Evolving accreditation
Rise of ACOS prompts group to expand services beyond ambulatory care
The accreditation industry is beginning to feel the ripple effects of the rapid growth of accountable care organizations and other payment models, experts say. Just four months ago, the Accreditation Association for Ambulatory Health Care, a Skokie, Ill.-based organization that accredits ambulatory surgery centers, physician practices and community health centers, announced plans to launch a new accreditation program created specifically for smaller, resourcestrapped hospitals.
Formed in 1979, AAAHC accredits more than 5,000 organizations and is considered a leader among accreditation organizations focused specifically on outpatient care, along with the others, including the Gurnee, Ill.-based American Association for Accreditation of Ambulatory Surgery Facilities.
According to John Burke, AAAHC’s president and CEO, his organization moved to expand their offerings beyond ambulatory care because of increasing consolidation and changes in healthcare reimbursement.
“The movement to accountable care organizations and other recent trends has led to more health systems reabsorbing primary-care physicians and free-standing ambulatory-care settings back into the hospital,” Burke said in an April release announcing the program. “AAAHC saw an opportunity to improve patient care by offering a program that addresses both outpatient and inpatient hospital care and the ambulatory care offered by small hospital systems.”
The new accreditation program, known as the Accreditation Association for Hospital/ Health Systems, is still in the early stages, says Archer Rose, who has been named chairman of the new entity’s board.
“We plan to do pilot surveys this fall, and we’ll be working with hospitals to fine-tune our standards and processes,” says Rose, a past chairman of the Georgia Hospital Association. “We plan to begin accrediting hospitals in 2013.”
The program was designed for urban and rural hospitals with fewer than 200 beds, says Rose, adding that some of those smaller hospitals have had trouble seeking and maintaining accreditation. Under the current plan, AAHHS and AAAHC will operate independently from one another, under one umbrella group known as the Accreditation Association.
“The healthcare industry is changing fast, and this was a natural evolution for us,” Rose says.
Others broadening services
Payment models emphasizing care coordination, patient outcomes and overall population health have led to shifting views at the Joint Commission, too, says Ann Scott Blouin, executive vice president of customer relations for the Oakbrook Terrace, Ill.-based accreditation organization.

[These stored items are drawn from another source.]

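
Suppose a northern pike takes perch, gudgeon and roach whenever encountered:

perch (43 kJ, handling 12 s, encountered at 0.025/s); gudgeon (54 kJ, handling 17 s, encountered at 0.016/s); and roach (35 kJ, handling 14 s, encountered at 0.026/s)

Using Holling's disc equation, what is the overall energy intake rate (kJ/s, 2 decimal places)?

Energy encountered per unit search time: 0.025×43 + 0.016×54 + 0.026×35 = 2.849 kJ/s.
Handling time per unit search time: 0.025×12 + 0.016×17 + 0.026×14 = 0.936.
Rate = 2.849/(1 + 0.936) = 1.472 kJ/s.

1.47 kJ/s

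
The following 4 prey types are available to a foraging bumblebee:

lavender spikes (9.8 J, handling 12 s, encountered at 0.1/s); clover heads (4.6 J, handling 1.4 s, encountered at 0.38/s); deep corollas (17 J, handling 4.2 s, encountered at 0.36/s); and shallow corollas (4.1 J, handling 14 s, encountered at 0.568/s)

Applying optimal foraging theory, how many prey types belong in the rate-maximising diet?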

Widely known for its accreditation programs for hospitals and other settings, the Joint Commission has also added new offerings targeting areas like disease manage- ment and preventable hospitalizations, Blouin says.
“It actually presents an opportunity for us to look across sites of care in a new way,” she says of changing reimbursement structures.
For instance, in June, after holding a number of focus groups with frontline staff from hospitals, long-term care, home-care and ambulatory-care facilities, the Joint Commission launched a transitions-of-care portal featuring resources related to handoff communication, discharge planning and other aspects of healthcare across the continuum.
The Joint Commission also plans to make its primary-care medical home certification program available to hospitals beginning in 2013, Blouin says. Launched in July 2011, the medical home program stresses patient-centeredness, prevention, the use of health information technology and a team-based approach to care. Until now, certification has been available only to ambulatory-care organizations.
“Our hospital customers expressed interest in it, too, so we created a program tailored to them” Blouin says of the certification, which will be available to hospitals as an optional add-on to their regular accreditation.
Accreditation is likely to change even more dramatically as more providers adopt health information technology and as quality measures improve, she predicts.
Most of the measures currently available look at one point in time at one inpatient or outpatient setting, such as aspirin upon arrival for heart attack patients. But as it becomes more feasible to look at patient outcomes across settings and population health over time, accreditation will likely become less siloed, too, Blouin says.
“When we have better information systems and measures and we can look closely at patterns and trends, I think that will really change the way that accreditors look at the healthcare system,” she says.